Finalement, deux banques sortirent du lot parmi lesquelles celle de notre courtier et une que nous avions démarchée. À taux équivalent, c’est sur le critère de l’assurance que nous avons fini par trancher.

Après trois mois de recherche active, nous avions notre prêt. Il ne manquait plus qu’à signer l’acte d’achat chez le notaire pour conclure la transaction. La remise des clefs fut un soulagement.

Les erreurs commises

Notre emprunt

Nous ne sommes pas adeptes des crédits. Nous avons vu nos parents peiner chaque mois pour trouver l’argent afin de rembourser leurs crédits, et nous ne voulions pas cela.

De plus, nous ne souhaitions pas nous retrouver enchaînés pendant plusieurs décennies à cause d’un emprunt.

Ainsi, ces deux raisons nous ont poussées à contracter un emprunt minimum auprès de notre banque (122 k€) pour une durée la plus réduite possible (20 ans au moment de la signature).

Par la suite, nous avons continué dans cette idée : nous avons renégocié notre emprunt à 3 reprises (d’une mensualité de 650 € au départ, nous sommes passés à 1 000 € tout en réduisant le taux de l’emprunt, profitant de la baisse des taux chaque années) et réalisé des doubles mensualités dans le but de diminuer encore la durée de notre crédit.

Finalement, nous avons économisé 21k € (environs 17,75 k€ d’intérêts et 3,25 k€ d’assurance) et gagné 8 ans (de 20 ans, nous sommes passés à 12 ans).

Alors pourquoi, alors que nous avons économisé de l’argent, était-ce une erreur de vouloir augmenter nos mensualités et chercher à réduire la durée de notre emprunt ?

En règle générale, lorsque vous utilisez votre capacité d’emprunt, il est plutôt recommandé de faire en sorte que les mensualités soient les plus faibles possibles et la durée la plus longue. En faisant cela, vous conservez :

  • Des liquidités pour investir sur d’autres supports,
  • De la capacité pour faire un nouvel emprunt et investir.

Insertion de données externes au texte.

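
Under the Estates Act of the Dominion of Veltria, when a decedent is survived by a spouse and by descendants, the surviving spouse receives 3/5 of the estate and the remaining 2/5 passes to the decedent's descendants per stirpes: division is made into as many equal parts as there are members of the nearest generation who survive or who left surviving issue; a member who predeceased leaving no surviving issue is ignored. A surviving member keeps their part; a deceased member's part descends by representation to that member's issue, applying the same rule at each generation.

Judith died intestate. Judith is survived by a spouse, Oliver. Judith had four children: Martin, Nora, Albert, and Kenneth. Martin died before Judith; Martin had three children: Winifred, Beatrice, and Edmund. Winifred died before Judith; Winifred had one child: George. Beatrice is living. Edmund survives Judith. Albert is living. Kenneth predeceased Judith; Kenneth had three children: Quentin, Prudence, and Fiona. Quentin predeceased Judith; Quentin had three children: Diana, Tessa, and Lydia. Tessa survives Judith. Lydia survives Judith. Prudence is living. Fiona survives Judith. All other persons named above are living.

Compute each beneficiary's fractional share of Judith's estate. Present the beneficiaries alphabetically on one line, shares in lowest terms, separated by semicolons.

Albert 1/10; Beatrice 1/30; Diana 1/90; Edmund 1/30; Fiona 1/30; George 1/30; Lydia 1/90; Nora 1/10; Oliver 3/5; Prudence 1/30; Tessa 1/90

Oliver, as surviving spouse, takes 3/5.
The remaining 2/5 passes to Judith's descendants per stirpes.
The 2/5 is divided into 4 equal shares of 1/10 among Martin, Nora, Albert, Kenneth.
Martin predeceased; the 1/10 allotted to Martin's branch passes to Martin's issue by representation.
The 1/10 is divided into 3 equal shares of 1/30 among Winifred, Beatrice, Edmund.
Winifred predeceased; the 1/30 allotted to Winifred's branch passes to Winifred's issue by representation.
George is the sole taker at this level and receives the full 1/30.
Beatrice is living and takes 1/30.
Edmund is living and takes 1/30.
Nora is living and takes 1/10.
Albert is living and takes 1/10.
Kenneth predeceased; the 1/10 allotted to Kenneth's branch passes to Kenneth's issue by representation.
The 1/10 is divided into 3 equal shares of 1/30 among Quentin, Prudence, Fiona.
Quentin predeceased; the 1/30 allotted to Quentin's branch passes to Quentin's issue by representation.
The 1/30 is divided into 3 equal shares of 1/90 among Diana, Tessa, Lydia.
Diana is living and takes 1/90.
Tessa is living and takes 1/90.
Lydia is living and takes 1/90.
Prudence is living and takes 1/30.
Fiona is living and takes 1/30.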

Vous le comprenez, ces recommandations ont pour but principal de vous permettre de continuer vos investissements sans vous bloquer.

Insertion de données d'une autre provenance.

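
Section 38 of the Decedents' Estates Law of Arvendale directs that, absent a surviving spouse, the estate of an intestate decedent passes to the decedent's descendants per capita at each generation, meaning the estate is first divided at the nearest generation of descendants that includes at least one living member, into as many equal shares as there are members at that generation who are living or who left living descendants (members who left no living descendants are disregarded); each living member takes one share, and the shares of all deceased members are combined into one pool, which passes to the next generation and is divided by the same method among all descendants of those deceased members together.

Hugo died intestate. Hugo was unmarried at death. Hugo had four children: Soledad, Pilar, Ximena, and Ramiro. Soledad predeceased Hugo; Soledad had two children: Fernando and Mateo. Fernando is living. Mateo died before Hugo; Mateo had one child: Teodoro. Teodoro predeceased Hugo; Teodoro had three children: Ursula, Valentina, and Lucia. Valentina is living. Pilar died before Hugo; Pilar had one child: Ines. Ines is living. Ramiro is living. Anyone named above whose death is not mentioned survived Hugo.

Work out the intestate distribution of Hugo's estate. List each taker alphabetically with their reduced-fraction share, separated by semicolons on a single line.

Fernando 1/6; Ines 1/6; Lucia 1/18; Ramiro 1/4; Ursula 1/18; Valentina 1/18; Ximena 1/4

There is no surviving spouse, so the entire estate passes to Hugo's descendants per capita at each generation.
At generation 1 (Soledad, Pilar, Ximena, Ramiro) there are 4 shares of (1)/4 = 1/4 each.
Living: Ximena and Ramiro — each takes 1/4.
Deceased: Soledad and Pilar. Their combined 1/2 is pooled and carried to generation 2.
At generation 2 (Fernando, Mateo, Ines) there are 3 shares of (1/2)/3 = 1/6 each.
Living: Fernando and Ines — each takes 1/6.
Deceased: Mateo. That 1/6 share is carried to generation 3.
At generation 3 (Teodoro) there are 1 shares of (1/6)/1 = 1/6 each.
Deceased: Teodoro. That 1/6 share is carried to generation 4.
At generation 4 (Ursula, Valentina, Lucia) there are 3 shares of (1/6)/3 = 1/18 each.
Living: Ursula, Valentina, and Lucia — each takes 1/18.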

Nous l’avons constaté, ayant atteint les 35 % de taux d’endettement, notamment à cause de notre emprunt immobilier, les banques n’acceptent plus de nous prêter de l’argent.

Notre achat ?

D’aucuns diraient que le simple fait d’avoir acheté notre résidence principale représente une erreur monumentale.

Il est vrai qu’une maison, même si elle est un actif dans notre patrimoine, peut être considérée comme un passif dans le sens où elle génère des dépenses. Frais d’entretien, taxes, assurances… Autant d’éléments qui sortent de l’argent de votre poche.

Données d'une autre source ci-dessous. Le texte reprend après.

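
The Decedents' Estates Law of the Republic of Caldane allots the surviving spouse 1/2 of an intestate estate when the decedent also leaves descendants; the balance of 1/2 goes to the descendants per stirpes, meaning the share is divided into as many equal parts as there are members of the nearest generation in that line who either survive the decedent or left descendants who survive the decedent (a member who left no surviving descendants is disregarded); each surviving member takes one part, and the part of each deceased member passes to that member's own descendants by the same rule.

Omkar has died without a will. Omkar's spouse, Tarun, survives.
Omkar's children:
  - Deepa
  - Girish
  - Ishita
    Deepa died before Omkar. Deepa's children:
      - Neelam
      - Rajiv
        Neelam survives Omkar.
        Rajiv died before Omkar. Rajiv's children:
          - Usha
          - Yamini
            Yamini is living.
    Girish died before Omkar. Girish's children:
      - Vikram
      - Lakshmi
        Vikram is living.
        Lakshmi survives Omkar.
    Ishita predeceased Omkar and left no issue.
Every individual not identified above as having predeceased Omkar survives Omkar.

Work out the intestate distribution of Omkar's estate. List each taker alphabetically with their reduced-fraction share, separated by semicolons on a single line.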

Pourtant, il s’agit bien d’un actif ! S’il devait nous arriver une catastrophe économique, nous pourrions toujours la revendre et espérer en tirer un bon prix.

De plus, en empruntant pour acquérir cette maison, nous diminuons notre capacité d’emprunt. En d’autres termes, nous diminuons le montant qu’une banque serait disposée à nous prêter si nous désirions investir.

Cependant, au lieu de payer chaque mois un loyer à un propriétaire, nous le payons à la banque en remboursement de notre emprunt. Et bientôt, ce loyer disparaîtra totalement. Ce qui signifie qu’une fois notre prêt terminé, nous :

  • Retrouverons notre capacité d’emprunt,
  • Pourrons investir le montant de notre mensualité, ce qui aurait été impossible si nous étions demeurés en location.

Alors était-ce une erreur ? Nous n’en sommes pas profondément convaincus.

Le changement de stratégie en 2018

Les lecteurs de ce blog savent qu’en 2018 nous avons totalement changé notre stratégie d’investissement en stoppant les efforts effectués dans notre résidence principale pour commencer à  acheter des actifs à côté.

Cela nous a permis d’augmenter notre patrimoine net de 50 k€ en 3,5 ans par rapport à notre stratégie initiale consistant à tout mettre dans notre résidence principale. 

C’est un gain non négligeable. Cependant, si nous avions continué notre démarche initiale, nous aurions terminé de payer notre prêt immobilier ainsi que son prêt travaux. Nous aurions à l’heure actuelle notre capacité d’emprunt totale, un bien à hypothéquer et surtout, notre capacité d’épargne mensuelle augmentée de 1 400 €/mois.

Cette capacité projetée sur les 4 années restante de nos crédits ferait qu’en 2026, nous aurions un patrimoine plus important que celui que nous devrions avoir avec notre nouvelle stratégie. Mais ce patrimoine serait moins diversifié et surtout, nous n’aurions pas entamé la démarche de nous former et d’apprendre.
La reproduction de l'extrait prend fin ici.